I'm genuinely curious. Name the actual conditions. There are tons, so it should be easy, right? The whole idea of making someone else research it themselves kind of makes it seem as if you never have researched it yourself. I can't find a common medical condition that would cause someone to be severely underweight with treatment. Size is very much still within the average person's control. A medical condition would relate more to able bodied privilege than thin privilege.
Anything which causes malasbortion, there are many. Some people just have high 'metabolic rates.' Other times some conditions cause people to lose weight instead of gain weight. Feel free to google them.
The fashion industry is literally built on thin people. Up until VERY recently all new fashion models were stick thin.
I'm not even gonna bother going further on this.
If we're talking about fashion shows, you have to realize that's art. The designer cares more about the look than the buyer. They're artists. Model shapes come and go in fads, just like any form of art. Most of what goes into runways during fashion week isn't meant to be worn by anyone, it's a statement piece. You really can't compare them to everyday dress. If you're talking about advertising, nobody looks like the models in advertising, not even thin people. I'm very against unrealistic expectations, but I don't equate it with thin privilege. It's an issue that affects everyone, and dividing it between fat and thin negates the bigger issue itself.
Maybe it makes more sense to you now. I don't believe thin privilege exists because the examples of it are usually examples of some other sociatal problem masqueraded. It's taking away from the actual issue because you just divide the people affected by the problem.
No common medical conditions would cause anything significant while under treatment or when in remission. You can still gain weight. It's harder, yes, but still very much a possibility. When medical conditions that can do so to someone are ignored, its more of an able bodied problem than a body size problem. These medical conditions are (thankfully) not common, but I do conceded they exist. I don't see them as privilege.
Disorders include hyperthyroidism, inflamed tonsils, appendix problems, dysmenorrhea, ovarian cysts, cancer, intestinal parasites, stress in certain individuals, viral infections, bacterial infections, intestinal disorders like Crohns which cause malabsorbtion of nutrients, celiac disease, gastroparesis, and the disorder that I have called Cyclical Vomiting Syndrome. Considering 90% of serotonin is utilized in the digestive tract to cause peristalsis, mood disorders can cause problems with digestion such as IBS which is why it has such a high comorbidity with depression and anxiety.

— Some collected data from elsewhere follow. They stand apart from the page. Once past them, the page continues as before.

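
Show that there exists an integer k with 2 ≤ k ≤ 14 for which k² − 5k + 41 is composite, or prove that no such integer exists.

At k = 9: 9² − 5·9 + 41 = 77 = 7·11, which is composite.

k = 9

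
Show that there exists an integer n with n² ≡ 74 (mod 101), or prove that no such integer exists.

No, no such integer exists.

Apply Euler's criterion with the prime 101: 74 is a quadratic residue iff 74^50 ≡ 1 (mod 101), and a non-residue iff it is ≡ −1.
Repeated squaring mod 101: 74^2 = 5476 ≡ 22; 74^4 ≡ 22² = 484 ≡ 80; 74^8 ≡ 80² = 6400 ≡ 37; 74^16 ≡ 37² = 1369 ≡ 56; 74^32 ≡ 56² = 3136 ≡ 5.
Since 50 = 32 + 16 + 2, 74^50 ≡ 5 · 56 · 22; multiplying out mod 101: 5·56 = 280 ≡ 78, then 78·22 = 1716 ≡ 100. Thus 74^50 ≡ 100 ≡ −1 (mod 101).
The value −1 means 74 is a non-residue modulo 101, so n² ≡ 74 (mod 101) is impossible.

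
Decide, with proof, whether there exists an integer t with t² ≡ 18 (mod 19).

No such integer exists.

Computing t² mod 19 for t = 0, 1, …, 9 (enough, by the symmetry t ↦ 19 − t) gives 0, 1, 4, 9, 16, 6, 17, 11, 7, 5.
The set of squares mod 19 is therefore {0, 1, 4, 5, 6, 7, 9, 11, 16, 17}, which does not contain 18.
Therefore t² ≡ 18 (mod 19) has no solution.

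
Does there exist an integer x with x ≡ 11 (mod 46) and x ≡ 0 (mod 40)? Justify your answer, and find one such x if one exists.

gcd(46, 40) = 2. If x ≡ 11 (mod 46) and x ≡ 0 (mod 40), then x ≡ 11 (mod 2) and x ≡ 0 (mod 2).
These are incompatible: 11 − 0 = 11 is not divisible by 2.
Therefore no such x exists.

No, no such integer exists.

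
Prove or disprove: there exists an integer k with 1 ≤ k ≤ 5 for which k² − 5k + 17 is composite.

No, no such integer k in that range exists.

The values for k = 1, 2, …, 5 are 13, 11, 11, 13, 17, and each of these is prime.
So no value in the range makes the expression composite.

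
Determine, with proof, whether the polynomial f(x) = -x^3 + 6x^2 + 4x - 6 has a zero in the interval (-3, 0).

Such a root exists.

f(-3) = 63 and f(0) = -6, which have opposite signs.
Since f is a polynomial it is continuous on [-3, 0].
By the Intermediate Value Theorem f must vanish at some point of (-3, 0).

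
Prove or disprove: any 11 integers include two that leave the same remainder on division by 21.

Take the 11 consecutive integers 43, 44, …, 53: their residues mod 21 are all distinct because 11 ≤ 21.
So no two of them leave the same remainder on division by 21; the claim fails for this set.

No, the set {43, 44, 45, 46, 47, 48, 49, 50, 51, 52, 53} is a counterexample.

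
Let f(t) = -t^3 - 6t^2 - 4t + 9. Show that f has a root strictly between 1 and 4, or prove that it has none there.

f(1) = -2 and f(4) = -167, both negative, so a sign-change argument is unavailable; we show f keeps this sign on the whole interval.
Substitute t = 1 + u, where 0 < u < 3 on the interval. Expanding, f(1 + u) = -u^3 - 9u^2 - 19u - 2.
The nonzero coefficients here are all negative, so for u > 0 every term is negative (or zero), and the constant term -2 is strictly negative.
So f is strictly negative on (1, 4); no root exists in the interval.

No.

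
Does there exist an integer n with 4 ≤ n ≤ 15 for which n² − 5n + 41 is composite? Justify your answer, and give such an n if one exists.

n = 10

At n = 10: 10² − 5·10 + 41 = 91 = 7·13, which is composite.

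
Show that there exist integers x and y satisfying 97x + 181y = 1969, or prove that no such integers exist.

x = 108, y = -47

97 and 181 are coprime, so 97x + 181y ranges over all of ℤ.
Run the Euclidean algorithm on 181 and 97: 181 = 1·97 + 84, 97 = 1·84 + 13, 84 = 6·13 + 6, 13 = 2·6 + 1, 6 = 6·1 + 0.
Working back up the chain: 1 = 13 − 2·6 = 13 − 2·(84 − 6·13) = −2·84 + 13·13 = −2·84 + 13·(97 − 1·84) = 13·97 − 15·84 = 13·97 − 15·(181 − 1·97) = −15·181 + 28·97. So 97·28 + 181·(-15) = 1.
Scaling by 1969 gives the particular solution (x, y) = (55132, -29535).
Shifting by a multiple of (181, −97) keeps it a solution: x = 55132 − 304·181 = 108, y = -29535 + 304·97 = -47.
Check: 97·108 + 181·(-47) = 10476 − 8507 = 1969. ✓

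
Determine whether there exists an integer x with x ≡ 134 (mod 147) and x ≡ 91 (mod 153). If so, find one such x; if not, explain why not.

gcd(147, 153) = 3. If x ≡ 134 (mod 147) and x ≡ 91 (mod 153), then x ≡ 134 (mod 3) and x ≡ 91 (mod 3).
But 134 mod 3 = 2 while 91 mod 3 = 1, a contradiction.
Hence the system has no solution.

No, no such integer exists.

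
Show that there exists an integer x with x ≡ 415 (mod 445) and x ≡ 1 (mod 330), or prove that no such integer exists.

Both moduli are multiples of 5 = gcd(445, 330), so any solution would satisfy x ≡ 415 and x ≡ 1 modulo 5 simultaneously.
These are incompatible: 415 − 1 = 414 is not divisible by 5.
Therefore no such x exists.

No such integer exists.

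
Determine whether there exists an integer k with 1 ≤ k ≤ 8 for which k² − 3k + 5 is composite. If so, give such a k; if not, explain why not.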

Thin runs in my family but didn't necessarily reach me. My father's side had all boys that were incredibly athletic and rail thin. My sister was the same way. When she was 16 she had tonsil problems on top of it until she got the removed and once was 5'10" and 118 pounds. She was always teased and accused of being anorexic despite what I knew where she ate like a ravenous dog whenever she came home from track or cross country. She was hypoglycemic and genuinely couldn't get enough calories in her sometimes to support her basal metabolic rate.

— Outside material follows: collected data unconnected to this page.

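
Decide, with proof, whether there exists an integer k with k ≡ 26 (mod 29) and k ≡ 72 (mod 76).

k = 1592

Since 29 and 76 share no common factor, CRT says the pair of congruences has a solution (unique mod 2204).
Any solution of the first congruence is k = 26 + 29t; substituting into the second, 29t ≡ 72 − 26 ≡ 46 (mod 76).
Invert 29 mod 76 by the Euclidean algorithm: 76 = 2·29 + 18, 29 = 1·18 + 11, 18 = 1·11 + 7, 11 = 1·7 + 4, 7 = 1·4 + 3, 4 = 1·3 + 1, 3 = 3·1 + 0; back-substituting, 1 = 4 − 1·3 = 4 − (7 − 1·4) = −7 + 2·4 = −7 + 2·(11 − 1·7) = 2·11 − 3·7 = 2·11 − 3·(18 − 1·11) = −3·18 + 5·11 = −3·18 + 5·(29 − 1·18) = 5·29 − 8·18 = 5·29 − 8·(76 − 2·29) = −8·76 + 21·29. Hence 29·21 ≡ 1, so 29⁻¹ ≡ 21 (mod 76).
Therefore t ≡ 21·46 = 966 ≡ 54 (mod 76).
Taking t = 54 gives k = 26 + 29·54 = 1592.
Check: 1592 mod 29 = 26, 1592 mod 76 = 72. ✓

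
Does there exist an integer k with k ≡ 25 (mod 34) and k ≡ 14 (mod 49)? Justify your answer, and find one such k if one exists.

gcd(34, 49) = 1, so the Chinese Remainder Theorem guarantees exactly one residue class mod 1666 satisfying both.
Any solution of the first congruence is k = 25 + 34t; substituting into the second, 34t ≡ 14 − 25 ≡ 38 (mod 49).
Invert 34 mod 49 by the Euclidean algorithm: 49 = 1·34 + 15, 34 = 2·15 + 4, 15 = 3·4 + 3, 4 = 1·3 + 1, 3 = 3·1 + 0; back-substituting, 1 = 4 − 1·3 = 4 − (15 − 3·4) = −15 + 4·4 = −15 + 4·(34 − 2·15) = 4·34 − 9·15 = 4·34 − 9·(49 − 1·34) = −9·49 + 13·34. Hence 34·13 ≡ 1, so 34⁻¹ ≡ 13 (mod 49).
Therefore t ≡ 13·38 = 494 ≡ 4 (mod 49).
Taking t = 4 gives k = 25 + 34·4 = 161.
Indeed 161 ≡ 25 (mod 34) and 161 ≡ 14 (mod 49).

k = 161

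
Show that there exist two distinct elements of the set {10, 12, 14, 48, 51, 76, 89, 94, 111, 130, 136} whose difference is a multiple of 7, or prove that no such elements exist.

10 mod 7 = 3 and 94 mod 7 = 3, so 94 − 10 = 84 = 12·7.

10 and 94 are such a pair.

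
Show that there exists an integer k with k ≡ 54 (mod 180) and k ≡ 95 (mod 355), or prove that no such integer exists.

No such integer exists.

gcd(180, 355) = 5. If k ≡ 54 (mod 180) and k ≡ 95 (mod 355), then k ≡ 54 (mod 5) and k ≡ 95 (mod 5).
These are incompatible: 54 − 95 = -41 is not divisible by 5.
So no integer satisfies both congruences.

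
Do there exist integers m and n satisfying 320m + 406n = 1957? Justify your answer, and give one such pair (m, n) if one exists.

gcd(320, 406) = 2, so every integer of the form 320m + 406n is a multiple of 2.
However 1957 leaves remainder 1 on division by 2.
Hence no integers m, n satisfy the equation.

No, no such integers exist.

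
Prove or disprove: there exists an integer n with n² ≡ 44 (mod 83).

n = 25

Take n = 25. Then 25² = 625 = 7·83 + 44, so 25² ≡ 44 (mod 83).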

Hopefully those genuine medical conditions and my own anecdote help understand that yes, some people are genuinely that thin and really, really wish they weren't.

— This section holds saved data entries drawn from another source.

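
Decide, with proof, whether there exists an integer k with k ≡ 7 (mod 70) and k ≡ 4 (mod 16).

No, no such integer exists.

Both moduli are multiples of 2 = gcd(70, 16), so any solution would satisfy k ≡ 7 and k ≡ 4 modulo 2 simultaneously.
But 7 mod 2 = 1 while 4 mod 2 = 0, a contradiction.
So no integer satisfies both congruences.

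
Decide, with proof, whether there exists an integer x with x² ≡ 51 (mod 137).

No such integer exists.

137 is prime, so by Euler's criterion 51 is a square mod 137 iff 51^((137−1)/2) = 51^68 ≡ 1 (mod 137).
Squaring successively (mod 137): 51^2 = 2601 ≡ 135; 51^4 ≡ 135² = 18225 ≡ 4; 51^8 ≡ 4² = 16 ≡ 16; 51^16 ≡ 16² = 256 ≡ 119; 51^32 ≡ 119² = 14161 ≡ 50; 51^64 ≡ 50² = 2500 ≡ 34.
Since 68 = 64 + 4, 51^68 ≡ 34 · 4; multiplying out mod 137: 34·4 = 136 ≡ 136. Thus 51^68 ≡ 136 ≡ −1 (mod 137).
The value −1 means 51 is a non-residue modulo 137, so x² ≡ 51 (mod 137) is impossible.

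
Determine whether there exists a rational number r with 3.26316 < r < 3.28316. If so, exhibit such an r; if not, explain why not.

r = 36/11

Scale by 11: the interval becomes (35.89476, 36.11476), which contains the integer 36.
Dividing back, 3.26316 < 36/11 < 3.28316, and 36/11 is rational.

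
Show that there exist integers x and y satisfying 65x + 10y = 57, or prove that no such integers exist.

gcd(65, 10) = 5, so every integer of the form 65x + 10y is a multiple of 5.
But 57 = 5·11 + 2, so 5 ∤ 57.
So the equation is unsolvable over ℤ.

No such integers exist.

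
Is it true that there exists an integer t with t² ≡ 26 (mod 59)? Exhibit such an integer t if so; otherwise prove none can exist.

t = 12

Take t = 12. Then 12² = 144 = 2·59 + 26, so 12² ≡ 26 (mod 59).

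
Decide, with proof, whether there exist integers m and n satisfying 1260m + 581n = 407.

gcd(1260, 581) = 7, so every integer of the form 1260m + 581n is a multiple of 7.
But 407 = 7·58 + 1, so 7 ∤ 407.
So the equation is unsolvable over ℤ.

No such integers exist.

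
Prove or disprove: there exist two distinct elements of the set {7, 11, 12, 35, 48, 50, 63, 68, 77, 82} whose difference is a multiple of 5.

Yes: 7 and 12.

7 mod 5 = 2 and 12 mod 5 = 2, so 12 − 7 = 5 = 1·5.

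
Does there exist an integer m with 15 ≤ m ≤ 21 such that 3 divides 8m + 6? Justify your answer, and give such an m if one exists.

At m = 15 we get 8·15 + 6 = 126, and 126 = 3·42.

m = 15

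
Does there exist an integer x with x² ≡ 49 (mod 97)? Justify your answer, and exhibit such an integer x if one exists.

x = 7

Take x = 7. Then 7² = 49, and since 0 ≤ 49 < 97 this is already reduced: 7² ≡ 49 (mod 97).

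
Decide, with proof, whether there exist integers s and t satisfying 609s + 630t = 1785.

Since gcd(609, 630) = 21 and 1785 = 21·85, Bézout's identity guarantees a solution.
Dividing through by 21 reduces the equation to 29s + 30t = 85.
Run the Euclidean algorithm on 30 and 29: 30 = 1·29 + 1, 29 = 29·1 + 0.
Working back up the chain: 1 = 30 − 1·29. So 29·(-1) + 30·1 = 1.
Multiplying through by 85: s = (-1)·85 = -85, t = 1·85 = 85 is a solution.
Adding 3·30 to s and subtracting 3·29 from t gives the tidier solution (5, -2).
Check: 609·5 + 630·(-2) = 3045 − 1260 = 1785. ✓

s = 5, t = -2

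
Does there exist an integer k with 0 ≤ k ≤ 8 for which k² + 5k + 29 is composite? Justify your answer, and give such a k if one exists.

At k = 4: 4² + 5·4 + 29 = 65 = 5·13, which is composite.

k = 4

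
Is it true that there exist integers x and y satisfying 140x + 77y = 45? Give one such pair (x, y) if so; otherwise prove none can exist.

No such integers exist.

Both 140 and 77 are divisible by gcd(140, 77) = 7, hence so is any combination 140x + 77y.
However 45 leaves remainder 3 on division by 7.
Hence no integers x, y satisfy the equation.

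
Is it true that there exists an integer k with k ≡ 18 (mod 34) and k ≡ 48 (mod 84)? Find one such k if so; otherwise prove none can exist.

k = 1140

Here gcd(34, 84) = 2, and both 18 and 48 leave remainder 0 mod 2, so the system is consistent.
Put k = 18 + 34t, so we need 34t ≡ 30 (mod 84), equivalently (divide by 2) 17t ≡ 15 (mod 42).
Invert 17 mod 42 by the Euclidean algorithm: 42 = 2·17 + 8, 17 = 2·8 + 1, 8 = 8·1 + 0; back-substituting, 1 = 17 − 2·8 = 17 − 2·(42 − 2·17) = −2·42 + 5·17. Hence 17·5 ≡ 1, so 17⁻¹ ≡ 5 (mod 42).
Therefore t ≡ 5·15 = 75 ≡ 33 (mod 42).
Then k = 18 + 34·33 = 1140.
Indeed 1140 ≡ 18 (mod 34) and 1140 ≡ 48 (mod 84).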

Your sister is anecdotal, but she clearly wasn't eating right. Hypoglycemia is a medical condition she should have been seeing a dietician for. People do have different basal metabolic rates, which just means every person has to adjust according to their own needs. It's something people should be aware of, and something they very much can work around.
Not always, but it's not exactly common for weight not to be in someone's control. The average person does not have gastroporesis. It's a rare disease.
Except that you said above that they aren't given anything. So, to you, privileged is about getting something.
And weight isn't always in someone's control. I know a few people on feeding tubes because they have gastroporesis like @Tetiel mentioned.
Not given in the sense that someone is handed over privilege. Given like the invsivle knapsack. People with privilege are given advantages by that privilege itself.
I'm kind of curious what your definition of privilege is now. I've seen so many different ones. It seems like everyone has their own idea of what privilege means.
Edited by MozzarellaSticks, 14 July 2016 - 11:55 AM.